The Kossoy Sisters' music reached new audiences when their 1956 album was reissued on CD through Rykodisc in 1997. One song from it, "I'll Fly Away," was featured in the Coen Brothers' 2000 film O Brother, Where Art Thou? whose soundtrack won the 2002 Grammy Award for Album of the Year. Renewed interest in the Kossoy's music led to the sisters recording a second album, Hop on Pretty Girls, released on CD through the Living Folk label in 2002, 46 years after their previous LP. A noncommercial CD, Kossoy Sisters, appeared the following year through Boston NPR station WBUR, documenting a February 2003 interview with the twins during their promotional tour for Hop on Pretty Girls.

Fifty-three years after debuting at the first Newport Folk Festival, the Kossoy Sisters returned to Newport to perform at the 2012 festival. Shortly after, the Kossoy's 1956 rendition of The Carter Family song "Single Girl, Married Girl" appeared on the soundtrack of the 2014 film Obvious Child.

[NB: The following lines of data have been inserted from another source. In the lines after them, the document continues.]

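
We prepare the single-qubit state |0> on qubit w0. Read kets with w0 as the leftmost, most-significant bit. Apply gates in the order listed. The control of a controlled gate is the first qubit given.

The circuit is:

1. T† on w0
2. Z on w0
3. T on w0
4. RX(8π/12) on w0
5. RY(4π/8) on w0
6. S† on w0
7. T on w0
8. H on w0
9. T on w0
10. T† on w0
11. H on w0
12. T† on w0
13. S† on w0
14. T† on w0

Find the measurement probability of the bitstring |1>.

The probability of measuring |1> is 1/2. Key observation: the block from step 8 through step 11 cancels to the identity and can be dropped.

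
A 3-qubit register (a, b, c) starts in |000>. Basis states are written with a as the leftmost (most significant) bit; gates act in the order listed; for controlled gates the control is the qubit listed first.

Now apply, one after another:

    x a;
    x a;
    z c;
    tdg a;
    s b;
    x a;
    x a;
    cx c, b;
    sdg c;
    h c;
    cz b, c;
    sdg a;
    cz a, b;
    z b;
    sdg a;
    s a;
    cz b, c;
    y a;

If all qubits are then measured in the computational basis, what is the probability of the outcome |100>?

Outcome |100> occurs with probability 1/2.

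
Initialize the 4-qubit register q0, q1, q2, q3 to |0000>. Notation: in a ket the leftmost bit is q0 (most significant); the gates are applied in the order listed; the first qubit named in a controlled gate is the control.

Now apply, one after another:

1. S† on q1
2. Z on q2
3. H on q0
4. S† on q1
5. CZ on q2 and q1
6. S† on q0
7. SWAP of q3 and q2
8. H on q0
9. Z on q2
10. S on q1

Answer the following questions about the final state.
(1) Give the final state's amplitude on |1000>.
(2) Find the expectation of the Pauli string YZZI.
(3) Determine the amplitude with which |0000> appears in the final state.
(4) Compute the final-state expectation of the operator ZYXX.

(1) The amplitude on |1000> is 1/2 + I/2.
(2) In the final state, YZZI has expectation 1.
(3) |0000> carries amplitude 1/2 - I/2 in the final state.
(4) The expectation value of ZYXX is 0.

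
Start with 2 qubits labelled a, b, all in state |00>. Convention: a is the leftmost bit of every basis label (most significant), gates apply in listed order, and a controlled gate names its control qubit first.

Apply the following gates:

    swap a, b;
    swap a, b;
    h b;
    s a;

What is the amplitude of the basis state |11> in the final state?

The final state's coefficient on |11> equals 0. Key observation: steps 1-2 multiply out to the identity, so the circuit reduces to the remaining gates.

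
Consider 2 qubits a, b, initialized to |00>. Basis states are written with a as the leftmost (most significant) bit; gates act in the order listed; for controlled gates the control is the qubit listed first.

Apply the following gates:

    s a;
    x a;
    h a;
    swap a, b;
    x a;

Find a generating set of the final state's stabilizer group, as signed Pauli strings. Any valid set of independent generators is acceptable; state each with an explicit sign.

One valid set of independent stabilizer generators is -IX, -ZI (any independent generating set of the same group is equally correct).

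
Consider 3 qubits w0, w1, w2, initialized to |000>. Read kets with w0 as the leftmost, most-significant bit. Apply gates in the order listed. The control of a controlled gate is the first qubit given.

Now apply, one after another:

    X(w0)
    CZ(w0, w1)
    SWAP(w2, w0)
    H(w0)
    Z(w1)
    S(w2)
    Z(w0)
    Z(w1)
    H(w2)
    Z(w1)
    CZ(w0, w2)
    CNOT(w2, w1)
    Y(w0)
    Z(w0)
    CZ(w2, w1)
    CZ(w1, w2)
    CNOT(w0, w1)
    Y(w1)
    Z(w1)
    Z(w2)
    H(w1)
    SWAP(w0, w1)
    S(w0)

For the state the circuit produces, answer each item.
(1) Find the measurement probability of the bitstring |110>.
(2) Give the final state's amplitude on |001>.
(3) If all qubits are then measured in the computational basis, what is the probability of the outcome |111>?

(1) Outcome |110> occurs with probability 1/8.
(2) |001> carries amplitude -sqrt(2)*I/4 in the final state.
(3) The probability of measuring |111> is 1/8.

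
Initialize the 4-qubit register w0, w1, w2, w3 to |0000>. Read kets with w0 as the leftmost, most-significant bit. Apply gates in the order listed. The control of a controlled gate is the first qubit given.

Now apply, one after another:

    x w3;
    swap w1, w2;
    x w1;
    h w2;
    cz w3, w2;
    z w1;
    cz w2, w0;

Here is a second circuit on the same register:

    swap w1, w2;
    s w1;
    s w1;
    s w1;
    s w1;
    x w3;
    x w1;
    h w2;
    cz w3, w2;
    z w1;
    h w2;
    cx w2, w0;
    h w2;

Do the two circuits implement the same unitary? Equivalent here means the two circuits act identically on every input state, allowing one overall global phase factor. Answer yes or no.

No, they are not equivalent — no single phase factor reconciles the two unitaries.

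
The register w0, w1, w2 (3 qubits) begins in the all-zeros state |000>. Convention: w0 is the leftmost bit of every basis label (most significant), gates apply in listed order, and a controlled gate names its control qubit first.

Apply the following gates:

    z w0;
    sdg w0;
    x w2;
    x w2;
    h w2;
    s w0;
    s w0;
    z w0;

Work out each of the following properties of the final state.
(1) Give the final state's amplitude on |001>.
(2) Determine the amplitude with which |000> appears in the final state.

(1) The amplitude on |001> is sqrt(2)/2.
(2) |000> carries amplitude sqrt(2)/2 in the final state.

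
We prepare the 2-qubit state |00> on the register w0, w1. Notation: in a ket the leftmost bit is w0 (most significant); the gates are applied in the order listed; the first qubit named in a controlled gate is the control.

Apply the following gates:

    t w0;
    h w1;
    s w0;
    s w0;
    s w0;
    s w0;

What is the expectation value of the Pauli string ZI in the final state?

The observable ZI averages to 1. Key observation: steps 3-6 multiply out to the identity, so the circuit reduces to the remaining gates.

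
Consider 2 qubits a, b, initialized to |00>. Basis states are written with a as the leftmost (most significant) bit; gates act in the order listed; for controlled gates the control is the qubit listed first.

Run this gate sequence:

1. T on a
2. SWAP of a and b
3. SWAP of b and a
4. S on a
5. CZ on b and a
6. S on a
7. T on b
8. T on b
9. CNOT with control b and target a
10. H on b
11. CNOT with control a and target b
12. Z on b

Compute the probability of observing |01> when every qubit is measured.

Outcome |01> occurs with probability 1/2.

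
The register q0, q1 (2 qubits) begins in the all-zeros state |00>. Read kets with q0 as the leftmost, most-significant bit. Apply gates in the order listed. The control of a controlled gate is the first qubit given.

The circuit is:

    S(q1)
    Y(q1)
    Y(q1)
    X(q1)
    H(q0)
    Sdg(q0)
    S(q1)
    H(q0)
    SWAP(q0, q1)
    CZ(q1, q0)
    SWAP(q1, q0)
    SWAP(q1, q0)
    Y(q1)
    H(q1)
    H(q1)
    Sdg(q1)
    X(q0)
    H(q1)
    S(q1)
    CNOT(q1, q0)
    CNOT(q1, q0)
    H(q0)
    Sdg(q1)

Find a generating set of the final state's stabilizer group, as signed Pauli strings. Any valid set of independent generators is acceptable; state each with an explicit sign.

One valid set of independent stabilizer generators is +XI, -IZ (any independent generating set of the same group is equally correct).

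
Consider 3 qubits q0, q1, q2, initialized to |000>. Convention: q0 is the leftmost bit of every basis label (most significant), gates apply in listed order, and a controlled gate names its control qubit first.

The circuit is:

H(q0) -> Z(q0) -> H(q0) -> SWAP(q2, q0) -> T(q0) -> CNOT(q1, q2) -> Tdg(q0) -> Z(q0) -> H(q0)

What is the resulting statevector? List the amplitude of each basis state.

After the circuit, the state carries amplitude sqrt(2)/2 on |001>, sqrt(2)/2 on |101>, and 0 on every other basis state.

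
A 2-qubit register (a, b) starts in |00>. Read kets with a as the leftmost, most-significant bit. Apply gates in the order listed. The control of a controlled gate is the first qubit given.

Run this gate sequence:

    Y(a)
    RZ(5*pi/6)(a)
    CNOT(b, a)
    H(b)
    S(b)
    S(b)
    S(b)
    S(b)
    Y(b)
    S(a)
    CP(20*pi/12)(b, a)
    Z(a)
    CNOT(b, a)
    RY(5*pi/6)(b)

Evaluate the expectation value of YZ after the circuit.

In the final state, YZ has expectation sqrt(3)/4.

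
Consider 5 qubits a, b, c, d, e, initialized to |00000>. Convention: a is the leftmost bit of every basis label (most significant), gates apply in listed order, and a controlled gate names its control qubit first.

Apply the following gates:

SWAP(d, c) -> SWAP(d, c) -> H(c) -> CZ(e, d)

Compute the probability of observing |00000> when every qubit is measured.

A full measurement returns |00000> with probability 1/2. Key observation: the block from step 1 through step 2 cancels to the identity and can be dropped.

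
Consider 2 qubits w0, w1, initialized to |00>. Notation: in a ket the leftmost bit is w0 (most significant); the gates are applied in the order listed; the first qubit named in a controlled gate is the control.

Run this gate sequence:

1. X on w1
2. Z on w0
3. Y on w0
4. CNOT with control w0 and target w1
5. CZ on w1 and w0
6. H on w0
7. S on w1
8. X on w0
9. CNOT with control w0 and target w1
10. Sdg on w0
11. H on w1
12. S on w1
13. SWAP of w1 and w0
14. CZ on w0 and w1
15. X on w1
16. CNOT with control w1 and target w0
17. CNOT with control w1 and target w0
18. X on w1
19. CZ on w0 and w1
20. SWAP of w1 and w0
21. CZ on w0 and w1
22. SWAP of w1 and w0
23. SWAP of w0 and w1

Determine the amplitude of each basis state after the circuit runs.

The final amplitudes are -I/2 on |00>, 1/2 on |01>, 1/2 on |10>, I/2 on |11>. Key observation: gates 13-20 undo each other exactly, leaving only the rest of the circuit to track.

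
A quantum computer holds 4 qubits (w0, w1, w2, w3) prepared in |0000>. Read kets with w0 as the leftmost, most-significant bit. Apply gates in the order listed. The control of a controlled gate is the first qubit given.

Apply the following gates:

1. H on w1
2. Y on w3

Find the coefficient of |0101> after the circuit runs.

The amplitude on |0101> is sqrt(2)*I/2.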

As of 2022, the Kossoy Sisters were retired and living together in Guatemala.

==Discography==
- Bowling Green, Tradition 1956 – rereleased by Rykodisc in 1996, released again by Rykodisc as part of the three-disc set The Best of the Bluegrass Tradition (although the music on the Kossoys' recording is not bluegrass)
- Hop on Pretty Girls, Living Folk 2002
- Kossoy Sisters – recording of an interview from the National Public Radio program "On Point", February 23, 2003
- Banjo Music of the Southern Appalachians, Erik Darling, Olympic (date unknown) (The Kossoy Sisters appear on this record.)
- Instrumental Music and Songs of Southern Appalachians, Erik Darling (The last 10 tracks of this CD, uncredited but all sung by the Kossoy Sisters, appear to be copied from Banjo Music of the Southern Appalachians.)